Term 4 (of 9)
Recently I came by chance on a sculpture exhibition, mostly of birds and animals (Against The Tide at the Pangolin Gallery). Something about the steel and bronze creatures reminded me of what I’m learning in my training, but it took a while to work out what. I think it’s a sense of internal space, coupled with angularity, creating stillness and movement at the same time.
The sculptures were by Terence Coventry (1938-2017), a Cornish pig farmer who returned to sculpture in his fifties, and died earlier this year. In a short film from 2010, Coventry said
“My interest is in trying to express form in a rather angular way, in simplified planes… Parallel space or parallel lines are not going anywhere. But if you’ve got an opening space or a closing space, it’s either being compressed or opened up… so the space around it is doing something as well as the three-dimensional form”.
He was talking about birds taking off into flight, having observed them for many years while ploughing his fields. But his words reminded me of the internal angles and spaces we need in our bodies to create poise and ease of movement.
Spaces come in various guises and places. To stop us clamping our arms tightly to our sides, we imagine having space under our armpits to hold a ripe tomato or small egg without breaking it. As our bodies lengthen and widen under the teacher’s hands, we find more space in the torso and ribcage for our internal organs and our breathing becomes less forced. As we bend or sit down, we keep the space from sitting bones to the top of the spine as one piece, so we don’t shorten ourselves as we move up or down.

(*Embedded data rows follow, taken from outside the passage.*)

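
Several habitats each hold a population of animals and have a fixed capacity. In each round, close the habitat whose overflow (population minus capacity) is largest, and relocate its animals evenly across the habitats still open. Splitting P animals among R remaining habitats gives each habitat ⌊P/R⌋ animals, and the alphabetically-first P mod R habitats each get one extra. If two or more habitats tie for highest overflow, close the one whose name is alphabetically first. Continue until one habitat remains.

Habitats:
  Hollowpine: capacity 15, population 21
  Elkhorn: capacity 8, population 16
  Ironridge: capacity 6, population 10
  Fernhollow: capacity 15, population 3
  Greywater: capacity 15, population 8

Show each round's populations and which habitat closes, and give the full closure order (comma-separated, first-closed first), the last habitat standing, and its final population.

Closure order: Elkhorn, Hollowpine, Ironridge, Greywater
Last habitat: Fernhollow with 58 animals

Round 1: Elkhorn=16 Fernhollow=3 Greywater=8 Hollowpine=21 Ironridge=10 → close Elkhorn (overflow 8)
  16÷4 = 4 each, +1 to first 0
Round 2: Fernhollow=7 Greywater=12 Hollowpine=25 Ironridge=14 → close Hollowpine (overflow 10)
  25÷3 = 8 each, +1 to first 1
Round 3: Fernhollow=16 Greywater=20 Ironridge=22 → close Ironridge (overflow 16)
  22÷2 = 11 each, +1 to first 0
Round 4: Fernhollow=27 Greywater=31 → close Greywater (overflow 16)
  31÷1 = 31 each, +1 to first 0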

When we lie on the floor in semi-supine at the end of each day’s training, we think of expanding internally, allowing the space between joints to increase. We also take up more space externally, in our daily lives – I’ve got taller as I’ve done more Alexander work and I’ve gone up at least one shoe size as my feet have opened out. I’m more conscious of the space I take up in the world, whether passing through a crowded street market or sitting on a busy bus, rather than shrinking myself to fit with other people and their requirements.
The angles in Coventry’s figures create an opposition between body parts – limbs, wings, torso -that enables balance or movement. As I progress in my training, I’m starting to think of the body in a simplified way, as a series of angles – head and neck to hip joints, hinging with hips to knees, and knees to ankles. If we can keep the internal spaces open, lengthened and not compressed, then the angles between joints spark off one another to send us up from sitting to standing in one easy movement. Or they hold us, like his bronze owl, balanced easily within ourselves, ready to fly off effortlessly when we need to.
In some of Coventry’s pieces there is a narrowness and stiffness that is the opposite of what I am looking for. Even so, in the sculptures I saw, he used angles and spaces to suggest dynamic movement, balance, strength and possibility. I’m moving away from compression and beginning to open up, and I think that’s why his work so resonated with me.